Maine can attest to improvements to its medical liability climate since enacting its panel in the 1980s, MacLean said. A 2005 report by the Maine Bureau of Insurance found that Maine’s premium rates were generally less than half the national average and among the 10 lowest states in the nation.
“Over the years, both plaintiff and defense lawyers have reached a comfort level with the panels and understand that the panel systems are the way most medical malpractice cases are going to be resolved and with good results,” MacLean said.
In the New Hampshire case, the Litigation Center for the American Medical Association and the State Medical Societies, along with medical societies in Maine, New Hampshire and Vermont, have filed a friend-of-the-court brief.
If the court rules for the plaintiff, the decision may have a negative impact on the medical liability system in New Hampshire, Colby said.
Medical societies in other states, such as Vermont, worry that a ruling against the New Hampshire law could restrict other jurisdictions from implementing similar panels, said Paul Harrington, executive vice president of the Vermont Medical Society.
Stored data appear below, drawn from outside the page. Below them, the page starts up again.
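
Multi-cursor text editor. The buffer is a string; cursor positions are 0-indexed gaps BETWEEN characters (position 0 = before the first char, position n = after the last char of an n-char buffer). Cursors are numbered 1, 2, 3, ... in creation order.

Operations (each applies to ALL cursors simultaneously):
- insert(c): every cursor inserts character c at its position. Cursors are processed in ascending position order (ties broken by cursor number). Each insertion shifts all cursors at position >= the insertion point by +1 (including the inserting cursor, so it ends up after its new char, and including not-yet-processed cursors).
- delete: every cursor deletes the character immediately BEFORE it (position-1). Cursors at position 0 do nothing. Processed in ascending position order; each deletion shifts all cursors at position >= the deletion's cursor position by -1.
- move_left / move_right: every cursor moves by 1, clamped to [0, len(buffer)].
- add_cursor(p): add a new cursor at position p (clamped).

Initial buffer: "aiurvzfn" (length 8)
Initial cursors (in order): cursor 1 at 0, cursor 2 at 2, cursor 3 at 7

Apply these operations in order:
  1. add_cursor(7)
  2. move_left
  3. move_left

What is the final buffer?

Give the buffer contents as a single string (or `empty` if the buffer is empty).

After op 1 (add_cursor(7)): buffer="aiurvzfn" (len 8), cursors c1@0 c2@2 c3@7 c4@7, authorship ........
After op 2 (move_left): buffer="aiurvzfn" (len 8), cursors c1@0 c2@1 c3@6 c4@6, authorship ........
After op 3 (move_left): buffer="aiurvzfn" (len 8), cursors c1@0 c2@0 c3@5 c4@5, authorship ........

Answer: aiurvzfn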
The medical society has pushed legislators to enact screening panels, but it has been unsuccessful.
“The New Hampshire law is a good law, and we would like to have it here in Vermont,” Harrington said. “If the New Hampshire law is overturned, it would make our efforts even more difficult and decrease our ability to enact a similar law.”
But if the court upholds the law, the opinion would strengthen medical screening panels nationwide, MacLean said.
“It would be a strong signal to patients, doctors and lawyers on both sides that the panel system is likely to remain a permanent part of the system of resolving medical malpractice claims,” he said.